La propia empresa lo cuenta de esta manera en su página web: “Gracias a las excelentes oportunidades que ofrece Argentina como generador de materias primas, y poniendo especial énfasis en la importancia de dar valor extra a las semillas; la empresa consolida su expansión y crecimiento. A fines de 1979 se pone en marcha una segunda planta de molienda de soja y girasol en Ricardone, al sur de la provincia. Al mismo tiempo inician operaciones en nuevas plantas desmotadoras de algodón situadas en puntos neurálgicos de cosecha. Un hito fundamental en la trayectoria de Vicentin consistió en empezar a operar y exportar lo manufacturado de aceites, harinas y pellets desde su propia Terminal de Embarque, localizada en la ciudad de San Lorenzo a orillas del Río Paraná”.
Fue en 1979 cuando el ex presidente del directorio de Acindar, José Alfredo Martínez de Hoz, en medio de la noche carnívora del terrorismo de estado, había decidido la finalización del monopolio de la Junta Nacional de Granos a la hora de controlar lo que entraba y salía de los puertos argentinos.
En 1980, Acindar y Vicentín ya eran empresas muy poderosas en Santa Fe y la Argentina.

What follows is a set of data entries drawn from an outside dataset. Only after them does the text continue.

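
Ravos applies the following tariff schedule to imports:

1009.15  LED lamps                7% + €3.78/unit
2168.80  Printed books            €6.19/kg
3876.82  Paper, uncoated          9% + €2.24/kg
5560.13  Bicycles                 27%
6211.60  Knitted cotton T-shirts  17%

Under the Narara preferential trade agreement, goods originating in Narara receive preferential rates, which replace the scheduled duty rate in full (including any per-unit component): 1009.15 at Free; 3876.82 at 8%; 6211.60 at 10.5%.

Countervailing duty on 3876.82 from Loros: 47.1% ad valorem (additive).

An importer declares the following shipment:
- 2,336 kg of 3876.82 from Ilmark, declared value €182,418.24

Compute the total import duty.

Line 1 (3876.82, Ilmark, 2,336 kg, €182,418.24):
Base rate for 3876.82 is 9% + €2.24/kg.
3876.82 has an FTA preferential rate, but origin Ilmark is not Narara; base rate stands.
The additional-duty order on 3876.82 targets Loros, not Ilmark; it does not apply.
Duty = €182,418.24 × 9% + 2,336 × €2.24 = €21,650.28.

€21,650.28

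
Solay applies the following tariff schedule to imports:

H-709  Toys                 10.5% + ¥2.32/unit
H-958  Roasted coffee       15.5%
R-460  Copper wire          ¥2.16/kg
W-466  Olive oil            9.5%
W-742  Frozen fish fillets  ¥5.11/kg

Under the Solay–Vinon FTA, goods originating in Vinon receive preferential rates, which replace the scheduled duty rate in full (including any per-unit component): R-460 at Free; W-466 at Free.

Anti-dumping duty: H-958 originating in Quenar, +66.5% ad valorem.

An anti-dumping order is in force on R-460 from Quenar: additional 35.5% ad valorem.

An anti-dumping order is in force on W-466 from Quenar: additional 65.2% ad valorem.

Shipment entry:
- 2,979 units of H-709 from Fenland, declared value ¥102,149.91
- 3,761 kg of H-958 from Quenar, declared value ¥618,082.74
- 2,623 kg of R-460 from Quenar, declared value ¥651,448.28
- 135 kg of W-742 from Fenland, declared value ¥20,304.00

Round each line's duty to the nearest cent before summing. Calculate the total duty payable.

¥762,084.54

Line 1 (H-709, Fenland, 2,979 units, ¥102,149.91):
Base rate for H-709 is 10.5% + ¥2.32/unit.
Duty = ¥102,149.91 × 10.5% + 2,979 × ¥2.32 = ¥17,637.02.
Line 2 (H-958, Quenar, 3,761 kg, ¥618,082.74):
Base rate for H-958 is 15.5%.
Additional duty on H-958 from Quenar: +66.5%. Applied ad valorem rate: 15.5% + 66.5% = 82%.
Duty = ¥618,082.74 × 82% = ¥506,827.85.
Line 3 (R-460, Quenar, 2,623 kg, ¥651,448.28):
Base rate for R-460 is ¥2.16/kg.
R-460 has an FTA preferential rate, but origin Quenar is not Vinon; base rate stands.
Additional duty on R-460 from Quenar: +35.5% ad valorem. Applied ad valorem rate = 35.5%.
Duty = ¥651,448.28 × 35.5% + 2,623 × ¥2.16 = ¥236,929.82.
Line 4 (W-742, Fenland, 135 kg, ¥20,304.00):
Base rate for W-742 is ¥5.11/kg.
Duty = 135 × ¥5.11 = ¥689.85.
Total = ¥17,637.02 + ¥506,827.85 + ¥236,929.82 + ¥689.85 = ¥762,084.54.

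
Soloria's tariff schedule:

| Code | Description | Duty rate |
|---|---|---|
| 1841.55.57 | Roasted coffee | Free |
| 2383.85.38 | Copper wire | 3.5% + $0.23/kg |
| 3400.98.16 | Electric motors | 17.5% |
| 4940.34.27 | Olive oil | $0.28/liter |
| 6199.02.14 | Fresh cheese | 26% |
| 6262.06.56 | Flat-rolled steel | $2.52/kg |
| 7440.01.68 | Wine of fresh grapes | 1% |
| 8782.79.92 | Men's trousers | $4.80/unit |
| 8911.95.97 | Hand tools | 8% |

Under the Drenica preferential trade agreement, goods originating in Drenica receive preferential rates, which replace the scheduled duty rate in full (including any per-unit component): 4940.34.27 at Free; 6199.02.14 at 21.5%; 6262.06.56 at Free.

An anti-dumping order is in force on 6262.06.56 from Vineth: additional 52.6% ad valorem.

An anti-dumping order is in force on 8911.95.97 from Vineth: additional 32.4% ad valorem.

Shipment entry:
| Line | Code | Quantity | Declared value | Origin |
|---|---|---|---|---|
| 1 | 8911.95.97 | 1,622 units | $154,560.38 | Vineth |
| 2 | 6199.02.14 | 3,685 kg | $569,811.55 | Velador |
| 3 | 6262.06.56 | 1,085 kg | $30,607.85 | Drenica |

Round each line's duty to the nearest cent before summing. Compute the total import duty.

Line 1 (8911.95.97, Vineth, 1,622 units, $154,560.38):
Base rate for 8911.95.97 is 8%.
Additional duty on 8911.95.97 from Vineth: +32.4%. Applied ad valorem rate: 8% + 32.4% = 40.4%.
Duty = $154,560.38 × 40.4% = $62,442.39.
Line 2 (6199.02.14, Velador, 3,685 kg, $569,811.55):
Base rate for 6199.02.14 is 26%.
6199.02.14 has an FTA preferential rate, but origin Velador is not Drenica; base rate stands.
Duty = $569,811.55 × 26% = $148,151.00.
Line 3 (6262.06.56, Drenica, 1,085 kg, $30,607.85):
Base rate for 6262.06.56 is $2.52/kg.
Origin Drenica qualifies under the Soloria–Drenica agreement and 6262.06.56 is covered: preferential rate Free applies instead.
The additional-duty order on 6262.06.56 targets Vineth, not Drenica; it does not apply.
Duty = $30,607.85 × 0% = $0.00.
Total = $62,442.39 + $148,151.00 + $0.00 = $210,593.39.

$210,593.39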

En aquel año, gracias a esa decisión de eliminar el control de los puertos de parte de la Junta Nacional de Granos, se registró un 20 por ciento menos de exportaciones pero, en forma paralela, aumentaron un 30 por ciento las importaciones.

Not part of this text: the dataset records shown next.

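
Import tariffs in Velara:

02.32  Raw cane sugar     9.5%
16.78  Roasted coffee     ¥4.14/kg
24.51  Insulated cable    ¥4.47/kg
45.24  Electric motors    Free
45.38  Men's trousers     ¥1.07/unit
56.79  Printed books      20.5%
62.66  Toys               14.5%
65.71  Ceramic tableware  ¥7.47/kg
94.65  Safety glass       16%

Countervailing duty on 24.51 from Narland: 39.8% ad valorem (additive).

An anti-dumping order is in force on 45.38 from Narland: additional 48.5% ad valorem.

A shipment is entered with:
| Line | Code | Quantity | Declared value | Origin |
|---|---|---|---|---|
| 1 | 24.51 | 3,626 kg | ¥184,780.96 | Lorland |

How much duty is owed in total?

¥16,208.22

Line 1 (24.51, Lorland, 3,626 kg, ¥184,780.96):
Base rate for 24.51 is ¥4.47/kg.
The additional-duty order on 24.51 targets Narland, not Lorland; it does not apply.
Duty = 3,626 × ¥4.47 = ¥16,208.22.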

Desaparecedoras, endeudadas en millones de dólares y beneficiadas hasta con puertos propios, ambas seguirían creciendo sin dar explicaciones a las familias de sus trabajadores perseguidos.
Para Elizabeth Gómez Alcorta, al presentar el informe “Responsabilidad empresarial en delitos de lesa humanidad”, el 3 de diciembre de 2015, “ante la lectura de todos los casos juntos nos encontramos en condiciones de explicar la clara responsabilidad de un sector del empresariado en los crímenes que tuvieron a estas víctimas”, explicó. “Por eso decimos que la palabra ‘participación’ o ‘complicidad’ a priori no resulta correcta para la comprensión de los crímenes en estas intervenciones.”
En 25 empresas analizadas durante el terrorismo de estado, el informe destacó que en el 88 por ciento de las firmas hubo secuestros o despedidos; 76 por ciento entregó información privada de los trabajadores; 72 por ciento tuvo presencia de actividad militar, control y amedrentamiento y en el 52 por ciento de las firmas hubo presencia de cuadros empresariales en la detención, secuestro y tortura de los trabajadores.
Eso ocurrió en Acindar y Vicentín.
Con otro agregado no menor, en el año 2001, estas empresas figuraron como dos de las que fugaron divisas al exterior, 80,5 millones de dólares en el caso de Acindar y 131,1 millones de dólares en el caso de Vicentín, como muy bien señala el estudio “Trayectoria y naturaleza de la deuda externa privada en la Argentina. La década del noventa, antes y después”, realizado por Eduardo Basualdo, Cecilia Nahón y Hugo Nochteff, en diciembre de 2005.
Hoy, a medio siglo del último golpe de Estado en la Argentina, estas empresas que fueron desaparecedoras, deudoras con el extranjero y salvadas por el estado argentino de manera boba y cómplice, fugadoras de dinero a principios del tercer milenio y actuales integrantes del gran capital en el país, deberán brindar explicaciones sobre aquella época donde la sangre derramada de sus obreros todavía clama por memoria, verdad y justicia.
*Este texto es un extracto del libro "Cincuenta años después. De Videla y Galtieri a Milei" de Carlos del Frade (Editorial Fundación Ross).